The research highlighted outbound activity and prospecting as the areas where sellers feel the strain most acutely. In Australia, 42% of sales representatives said cold calling is the worst part of the job; in New Zealand, 34% said the same. Australian sellers devote nearly one full day of their workweek to prospecting, yet 42% said they still lack bandwidth for adequate cold outreach.

Against that backdrop, 54% of Australian sales professionals already use AI for prospecting and 44% plan to do so in future. In New Zealand, 60% use AI for prospecting and 36% plan to adopt it. Globally, 92% of sellers with AI agents said agents benefit prospecting efforts.

High performers who substantially increased year-on-year revenue were 1.7 times more likely to use AI agents for prospecting than underperformers whose revenue was flat or declined.

Local examples

Geocon, an Australian property development company, is exploring agentic AI for lead qualification and nurturing from organic channels. The approach includes building a lead profile before passing a sales-ready prospect to a human sales representative.

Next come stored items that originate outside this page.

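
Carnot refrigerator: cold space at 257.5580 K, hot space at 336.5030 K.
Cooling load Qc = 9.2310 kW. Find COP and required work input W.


COP = 257.5580 / 78.9450 = 3.2625
W = 9.2310 / 3.2625 = 2.8294 kW

COP = 3.2625, W = 2.8294 kW


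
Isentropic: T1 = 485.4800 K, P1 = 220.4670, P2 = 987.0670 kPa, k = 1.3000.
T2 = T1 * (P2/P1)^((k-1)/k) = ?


(k-1)/k = 0.2308
(P2/P1)^exp = 1.4133
T2 = 485.4800 * 1.4133 = 686.1243 K

686.1243 K


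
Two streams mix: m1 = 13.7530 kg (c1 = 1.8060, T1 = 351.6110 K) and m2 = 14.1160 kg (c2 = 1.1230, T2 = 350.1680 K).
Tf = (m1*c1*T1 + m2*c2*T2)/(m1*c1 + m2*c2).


num = 14284.2422
den = 40.6902
Tf = 351.0488 K

351.0488 K


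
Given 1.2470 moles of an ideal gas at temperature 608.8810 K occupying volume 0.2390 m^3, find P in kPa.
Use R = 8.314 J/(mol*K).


P = nRT/V = 1.2470 * 8.314 * 608.8810 / 0.2390
= 6312.6091 / 0.2390 = 26412.5903 Pa = 26.4126 kPa

26.4126 kPa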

“In the world of property development and off-plan sales, time to engage matters,” said Andy Magee, CIO at Geocon.

“A potential purchaser rarely enquires on a single property at a time. This will often mean that the first developer to engage with the client in a meaningful way will win the race.”

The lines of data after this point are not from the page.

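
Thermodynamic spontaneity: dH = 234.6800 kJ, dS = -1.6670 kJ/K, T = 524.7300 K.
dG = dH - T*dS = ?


T*dS = 524.7300 * -1.6670 = -874.7249 kJ
dG = 234.6800 + 874.7249 = 1109.4049 kJ (non-spontaneous)

dG = 1109.4049 kJ, non-spontaneous


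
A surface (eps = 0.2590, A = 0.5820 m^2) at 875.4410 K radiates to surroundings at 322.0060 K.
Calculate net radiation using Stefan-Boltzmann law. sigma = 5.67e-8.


T^4 = 5.8736e+11
Tsurr^4 = 1.0751e+10
Q = 0.2590 * 5.67e-8 * 0.5820 * 5.7661e+11 = 4928.2226 W

4928.2226 W


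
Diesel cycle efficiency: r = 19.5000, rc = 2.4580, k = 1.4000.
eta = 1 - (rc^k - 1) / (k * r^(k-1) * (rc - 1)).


r^(k-1) = 3.2811
rc^k = 3.5222
eta = 0.6234 = 62.3399%

62.3399%


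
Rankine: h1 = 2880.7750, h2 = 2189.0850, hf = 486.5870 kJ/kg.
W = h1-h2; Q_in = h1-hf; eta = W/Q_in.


W = 691.6900 kJ/kg
Q_in = 2394.1880 kJ/kg
eta = 0.2889 = 28.8904%

eta = 28.8904%


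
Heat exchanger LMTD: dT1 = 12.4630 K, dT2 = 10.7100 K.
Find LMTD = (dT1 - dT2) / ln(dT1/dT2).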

“By deploying Agentforce, we will be able to strike while the iron is hot, using autonomous agents to engage with leads and gather purchase details before handing a sales-ready prospect to a human rep. For us, this technology isn’t just about efficiency; it’s about creating a personalised buying journey that ensures we don’t miss an opportunity,” Magee said.

Salesforce executives also pointed to internal use cases for agents in sales operations and delivery. “AI agents have changed how we operate,” said Adam Alfano, EVP of Sales at Salesforce. “They help us onboard reps and quote complex deals faster and personalise outreach with better intel. Plus, they’re prospecting 24/7. It’s not just efficiency gains in one department – agents are reshaping our entire sales engine,” Alfano said.

Data foundation

The research also pointed to data quality and systems integration as constraints on AI outcomes. Half of Australian sales leaders using AI said disconnected systems slow down AI initiatives; in New Zealand, 37% said the same. It found 78% of Australian sales professionals and 71% in New Zealand are focusing on data cleansing work such as removing duplicates, correcting errors, and standardising formats across systems.

“You can’t just bolt an agent onto a mess and expect it to work,” Doyle said. “The ‘secret sauce’ is unified data. If your agent doesn’t have the full customer context, it’s going to give you garbage output. High-performing teams in ANZ get this – they’re prioritising data hygiene now so their AI actually delivers results later.”

“We’re seeing that those who fix their data foundation first are the ones seeing the biggest ROI now, demonstrating how local organisations can cover the ‘last mile’ of AI and derive real value from it,” Doyle said.